Kini mereka sudah berada di ruang keluarga berukuran besar, luasnya lebih besar dari kamar apartemen miliknya, pikir Andini. Sofa berwarna hijau duduk manis di depan televisi berukuran besar, kanan kirinya stereo lebih seperti bioskop mini. Karpet beludru memenuhi ruangan itu. Jadi terlihat luas karena tak banyak sofa dan benda-benda lainnya.

"Apa kabar Cici?" tiba-tiba seorang laki-laki tampan keluar dari balik pintu, tersenyum lebar, Andini dan Dhea saling berpandangan.

"Jo." Michele berjalan menghampirinya, mereka berpelukan, cipika cipiki.

"Wah, pangling aku Jo, kamu berubah drastis."

"Cici bisa aja. Gimana kabar keluarga?"

"Baik. Salam dari Papa."

"Papa sehat?"

"Alhamdulillah."

"Oh yah, Jo! ini yang aku bilang di telpon kemarin." Michele menoleh ke arah mereka Andini dan Dhea.

"Andini."

"Jonathan."

"Dhea."

Mereka saling berjabat tangan, Jonathan memperkenalkan diri, ia putra pertama Pak Handoko. Wajahnya sangat berbeda dengan Handoko yang ia tahu di beberapa majalah dan koran, Jonathan, ia baru mengetahui Handoko memiliki putra setampan ini. Meski bermata sipit seperti nenek moyangnya, Jonathan memiliki kulit berwarna coklat, jadi terkesan ia seperti anak keturunan Jepang bukan Tionghoa.

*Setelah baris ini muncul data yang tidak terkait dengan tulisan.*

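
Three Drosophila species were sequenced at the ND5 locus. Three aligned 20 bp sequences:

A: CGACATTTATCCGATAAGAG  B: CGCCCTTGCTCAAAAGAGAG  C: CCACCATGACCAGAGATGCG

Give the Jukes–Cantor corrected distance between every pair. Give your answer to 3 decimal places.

d(A,B) = 0.572, d(A,C) = 0.687, d(B,C) = 0.824

A–B: 8/20 sites differ → p = 0.4, d = −0.75 ln(1 − 0.533333) = 0.571605 ≈ 0.572.
A–C: 9/20 sites differ → p = 0.45, d = −0.75 ln(1 − 0.6) = 0.687218 ≈ 0.687.
B–C: 10/20 sites differ → p = 0.5, d = −0.75 ln(1 − 0.666667) = 0.823960 ≈ 0.824.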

Aroma peppermint menyerbak dari tubuh Jonathan, ia mengenakan kemeja bergaris simetris dengan kedua lengan kemeja dilipat sampai lengan, memperlihatkan otot-otot kekarnya, berleher jenjang, tingginya sekitar seratus delapan puluh lebih, sedangkan Handoko, bertubuh gendut dan tambun, jauh sekali. Andini meringis, ia malu dengan dirinya sendiri karena memperhatikan Jonathan sedetail itu. Dhea menyikut Andini, kedua matanya melebar dari balik kacamata, paham apa yang tengah dipikirkan Andini, mereka meringis bersama.

"Silahkan duduk." Jonathan menjatuhkan tubuhnya di sofa warna hijau, di ikuti Michele, Andini dan Dhea. Mereka duduk saling berhadapan, Michele duduk di sisi kanan Jonathan, Dhea bersebelahan dengan Andini.

"Saya sudah mendengar semua cerita detail dari Cici" Jonathan menoleh ke Michele yang duduk di sebelahnya.

"Terima kasih sudah mau menerima kami." Kata Andini, Jonathan tersenyum.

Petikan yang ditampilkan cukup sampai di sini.